The Hasyim Ashari Grand Mosque, which is named after the founder of Indonesia’s largest Muslim organisation Nahdlatul Ulama (NU), can accommodate more than 12,000 people and is built in Jakarta’s native Betawi architectural style.
“I fully support the Jakarta governor in building places of worship like this,” Jokowi said.
While the timing of the inauguration is conveniently close to the conclusion of an election campaign that has been deeply divisive along sectarian lines, Jokowi and now-governor Basuki “Ahok” Tjahaja Purnama ordered the construction of the mosque back in 2013.
“The government fully supports freedom of religion and worship for its citizens,” he said, emphasising he hoped it would become a symbol of moderate, tolerant Islam in Indonesia.
“Indonesia is a pluralistic and religiously diverse country,” he said.
Hasyim Ashari’s NU – which is the largest Islamic group on the planet and claims some 40 million members across Indonesia – promotes Islam Nusantara or “Islam of the archipelago,” emphasising Indonesia’s historically tolerant and culturally-embedded practice of the faith.
It has been particularly vocal in promoting Islam Nusantara in recent years with the rise of Islamic State and hardline Islamist sentiment, which has driven sectarianism and the persecution of minorities.
The president was recently accused of “promoting secularism” by the Indonesian Ulama Council (MUI) after comments he made regarding the need to separate politics and religion during the inauguration of an Islamic site in North Sumatra.
The MUI is a conservative, quasi-governmental Islamic institution, which has consistently opposed Ahok – Jokowi’s former deputy – including issuing a fatwa regarding the incumbent’s alleged blasphemy after comments he made regarding the Quran.
At the Saturday ceremony, Jokowi was accompanied by acting Jakarta governor Soemarsono rather than Ahok.

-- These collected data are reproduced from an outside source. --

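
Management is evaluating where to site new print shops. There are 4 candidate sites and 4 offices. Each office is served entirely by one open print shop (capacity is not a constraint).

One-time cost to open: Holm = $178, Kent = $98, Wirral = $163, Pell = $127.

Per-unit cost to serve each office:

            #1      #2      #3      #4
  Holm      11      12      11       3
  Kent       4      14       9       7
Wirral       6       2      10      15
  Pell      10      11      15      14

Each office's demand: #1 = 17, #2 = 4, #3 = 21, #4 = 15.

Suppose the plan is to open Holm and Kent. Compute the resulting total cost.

Each office is assigned to its cheapest site among the open ones.
{Holm, Kent}: #1→Kent 4·17=68, #2→Holm 12·4=48, #3→Kent 9·21=189, #4→Holm 3·15=45. Service 350; fixed 276; total 626.

Total cost: 626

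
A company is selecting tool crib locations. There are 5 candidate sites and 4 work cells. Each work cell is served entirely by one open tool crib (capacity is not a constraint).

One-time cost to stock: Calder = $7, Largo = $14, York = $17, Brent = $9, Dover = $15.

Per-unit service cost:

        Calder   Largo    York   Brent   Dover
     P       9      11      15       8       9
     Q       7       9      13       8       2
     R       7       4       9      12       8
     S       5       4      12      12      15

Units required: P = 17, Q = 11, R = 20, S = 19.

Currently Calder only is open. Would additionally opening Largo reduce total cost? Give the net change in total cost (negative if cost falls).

Current service cost with {Calder}: 465.
Adding Largo: each work cell re-picks its cheapest; new service cost 386, saving 79.
Extra fixed cost: 14. Net change = 14 − 79 = -65.
(Totals: 472 → 407.)

Yes — net change −65 (cost falls by 65).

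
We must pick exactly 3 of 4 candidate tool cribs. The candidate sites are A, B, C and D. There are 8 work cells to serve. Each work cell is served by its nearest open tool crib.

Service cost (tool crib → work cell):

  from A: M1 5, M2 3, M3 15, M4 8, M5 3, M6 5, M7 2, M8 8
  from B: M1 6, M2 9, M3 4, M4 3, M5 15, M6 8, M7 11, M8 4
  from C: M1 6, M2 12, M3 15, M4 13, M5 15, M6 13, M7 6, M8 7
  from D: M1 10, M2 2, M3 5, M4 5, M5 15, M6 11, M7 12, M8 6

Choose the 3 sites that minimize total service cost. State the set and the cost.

Choose A, B and D; total service cost 28.

With exactly 3 open, each work cell uses its cheapest among the chosen.
{A, B, D}: M1→A 5, M2→D 2, M3→B 4, M4→B 3, M5→A 3, M6→A 5, M7→A 2, M8→B 4. Service cost 28.
{A, B, C}: service cost 29
{A, C, D}: service cost 33
Among all 4 size-3 choices, {A, B, D} is lowest.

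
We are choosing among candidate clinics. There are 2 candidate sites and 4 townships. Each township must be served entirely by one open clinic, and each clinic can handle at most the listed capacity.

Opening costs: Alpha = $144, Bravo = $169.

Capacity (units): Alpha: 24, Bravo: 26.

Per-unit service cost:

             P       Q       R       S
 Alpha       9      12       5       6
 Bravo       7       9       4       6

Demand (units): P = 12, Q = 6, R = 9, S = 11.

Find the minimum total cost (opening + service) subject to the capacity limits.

Minimum total cost: 562

Open {Alpha, Bravo}: P→Bravo 7·12=84, Q→Bravo 9·6=54, R→Alpha 5·9=45, S→Alpha 6·11=66.
Loads: Alpha carries 20/24, Bravo carries 18/26. Service 249; fixed 313; total 562.
Next best feasible plan costs 571.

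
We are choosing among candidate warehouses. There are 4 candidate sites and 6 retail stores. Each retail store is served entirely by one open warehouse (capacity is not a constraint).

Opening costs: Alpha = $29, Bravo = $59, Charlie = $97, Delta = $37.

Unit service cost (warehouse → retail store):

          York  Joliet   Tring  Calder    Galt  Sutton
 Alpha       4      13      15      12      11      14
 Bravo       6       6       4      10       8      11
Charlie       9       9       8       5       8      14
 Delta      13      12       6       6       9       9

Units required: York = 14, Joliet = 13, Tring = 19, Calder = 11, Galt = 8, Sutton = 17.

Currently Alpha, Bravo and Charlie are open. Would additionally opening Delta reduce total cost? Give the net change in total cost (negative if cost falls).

No — net change +3 (cost rises by 3).

Current service cost with {Alpha, Bravo, Charlie}: 516.
Adding Delta: each retail store re-picks its cheapest; new service cost 482, saving 34.
Extra fixed cost: 37. Net change = 37 − 34 = 3.
(Totals: 701 → 704.)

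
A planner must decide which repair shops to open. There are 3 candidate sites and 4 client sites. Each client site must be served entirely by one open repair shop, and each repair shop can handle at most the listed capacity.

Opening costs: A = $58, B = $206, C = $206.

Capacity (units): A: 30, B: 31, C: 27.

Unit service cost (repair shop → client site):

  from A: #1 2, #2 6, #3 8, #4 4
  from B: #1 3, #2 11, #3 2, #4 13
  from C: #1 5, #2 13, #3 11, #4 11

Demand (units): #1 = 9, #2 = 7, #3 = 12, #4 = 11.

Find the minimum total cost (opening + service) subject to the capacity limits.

Minimum total cost: 392

Open {A, B}: #1→A 2·9=18, #2→A 6·7=42, #3→B 2·12=24, #4→A 4·11=44.
Loads: A carries 27/30, B carries 12/31. Service 128; fixed 264; total 392.
Next best feasible plan costs 401.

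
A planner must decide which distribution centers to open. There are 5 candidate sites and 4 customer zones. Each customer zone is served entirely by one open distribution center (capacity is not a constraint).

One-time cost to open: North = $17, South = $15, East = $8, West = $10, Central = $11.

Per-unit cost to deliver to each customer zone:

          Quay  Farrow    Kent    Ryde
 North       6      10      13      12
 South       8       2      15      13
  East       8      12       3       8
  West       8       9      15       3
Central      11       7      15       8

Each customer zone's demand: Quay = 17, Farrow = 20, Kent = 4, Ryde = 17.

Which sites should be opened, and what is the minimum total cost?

For any fixed open set, each customer zone goes to its cheapest open site; total = fixed + service.
{North, South, East, West}: Quay→North 6·17=102, Farrow→South 2·20=40, Kent→East 3·4=12, Ryde→West 3·17=51. Service 205; fixed 50; total 255.
{North, South, East, West, Central}: service 205 + fixed 61 = 266
{South, East, West}: service 239 + fixed 33 = 272
{East}: service 524 + fixed 8 = 532
No other subset beats 255.

Open North, South, East and West; minimum total cost 255.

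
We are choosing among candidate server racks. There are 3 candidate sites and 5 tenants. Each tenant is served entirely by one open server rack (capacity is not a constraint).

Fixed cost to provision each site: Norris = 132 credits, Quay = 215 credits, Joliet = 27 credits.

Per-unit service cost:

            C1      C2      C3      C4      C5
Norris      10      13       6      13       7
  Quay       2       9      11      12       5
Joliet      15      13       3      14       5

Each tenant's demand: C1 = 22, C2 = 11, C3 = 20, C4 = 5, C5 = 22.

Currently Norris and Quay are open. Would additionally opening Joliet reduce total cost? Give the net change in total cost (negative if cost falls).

Yes — net change −33 (cost falls by 33).

Current service cost with {Norris, Quay}: 433.
Adding Joliet: each tenant re-picks its cheapest; new service cost 373, saving 60.
Extra fixed cost: 27. Net change = 27 − 60 = -33.
(Totals: 780 → 747.)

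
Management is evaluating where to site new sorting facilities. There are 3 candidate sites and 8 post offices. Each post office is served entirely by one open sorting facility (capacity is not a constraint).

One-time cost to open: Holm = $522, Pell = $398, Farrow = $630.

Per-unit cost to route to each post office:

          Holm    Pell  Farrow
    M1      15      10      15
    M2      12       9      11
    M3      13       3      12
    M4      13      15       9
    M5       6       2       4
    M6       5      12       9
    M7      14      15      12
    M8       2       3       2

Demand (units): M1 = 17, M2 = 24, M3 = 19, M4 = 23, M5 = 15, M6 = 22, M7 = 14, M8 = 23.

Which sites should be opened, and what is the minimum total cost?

For any fixed open set, each post office goes to its cheapest open site; total = fixed + service.
{Pell}: M1→Pell 10·17=170, M2→Pell 9·24=216, M3→Pell 3·19=57, M4→Pell 15·23=345, M5→Pell 2·15=30, M6→Pell 12·22=264, M7→Pell 15·14=210, M8→Pell 3·23=69. Service 1361; fixed 398; total 1759.
{Holm, Pell}: M1→Pell 10·17=170, M2→Pell 9·24=216, M3→Pell 3·19=57, M4→Holm 13·23=299, M5→Pell 2·15=30, M6→Holm 5·22=110, M7→Holm 14·14=196, M8→Holm 2·23=46. Service 1124; fixed 920; total 2044.
{Holm}: service 1531 + fixed 522 = 2053
{Holm, Pell, Farrow}: M1→Pell 10·17=170, M2→Pell 9·24=216, M3→Pell 3·19=57, M4→Farrow 9·23=207, M5→Pell 2·15=30, M6→Holm 5·22=110, M7→Farrow 12·14=168, M8→Holm 2·23=46. Service 1004; fixed 1550; total 2554.
No other subset beats 1759.

Open Pell only; minimum total cost 1759.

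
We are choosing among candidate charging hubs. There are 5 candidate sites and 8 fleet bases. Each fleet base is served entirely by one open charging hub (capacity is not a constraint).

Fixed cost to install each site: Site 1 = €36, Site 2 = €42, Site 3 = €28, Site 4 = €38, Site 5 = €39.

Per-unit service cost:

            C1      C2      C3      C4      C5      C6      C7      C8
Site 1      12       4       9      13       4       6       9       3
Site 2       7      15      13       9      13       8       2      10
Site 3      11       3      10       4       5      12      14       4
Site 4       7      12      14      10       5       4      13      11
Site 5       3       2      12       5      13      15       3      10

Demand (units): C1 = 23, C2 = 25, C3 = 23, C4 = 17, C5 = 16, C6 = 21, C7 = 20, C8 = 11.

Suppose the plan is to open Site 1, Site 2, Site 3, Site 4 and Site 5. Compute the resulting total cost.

Each fleet base is assigned to its cheapest site among the open ones.
{Site 1, Site 2, Site 3, Site 4, Site 5}: C1→Site 5 3·23=69, C2→Site 5 2·25=50, C3→Site 1 9·23=207, C4→Site 3 4·17=68, C5→Site 1 4·16=64, C6→Site 4 4·21=84, C7→Site 2 2·20=40, C8→Site 1 3·11=33. Service 615; fixed 183; total 798.

Total cost: 798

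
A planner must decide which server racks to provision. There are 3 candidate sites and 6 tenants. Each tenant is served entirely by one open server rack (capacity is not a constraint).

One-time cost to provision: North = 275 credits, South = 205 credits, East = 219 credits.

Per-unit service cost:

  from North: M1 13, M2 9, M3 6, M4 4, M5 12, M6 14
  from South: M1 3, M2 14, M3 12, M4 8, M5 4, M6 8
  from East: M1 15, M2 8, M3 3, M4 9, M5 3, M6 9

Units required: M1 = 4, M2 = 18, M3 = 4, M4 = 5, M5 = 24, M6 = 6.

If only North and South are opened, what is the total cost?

Total cost: 842

Each tenant is assigned to its cheapest site among the open ones.
{North, South}: M1→South 3·4=12, M2→North 9·18=162, M3→North 6·4=24, M4→North 4·5=20, M5→South 4·24=96, M6→South 8·6=48. Service 362; fixed 480; total 842.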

The president’s office reportedly moved the inauguration from April 16 to suit Jokowi’s schedule. However, it seems likely inaugurating the mosque on Easter Sunday by Jakarta’s besieged Christian governor may have been potentially seen as spurring further religious tension in the capital.
Ahok, who had temporarily stepped down as required by law while campaigning for April 19’s election, returned to office on Sunday.
On Monday, religious leaders from Indonesia’s six official faiths – Islam, Christianity, Catholicism, Hinduism, Confucianism and Buddhism – all urged for a peaceful Jakarta election without intimidation and the politicisation of religion.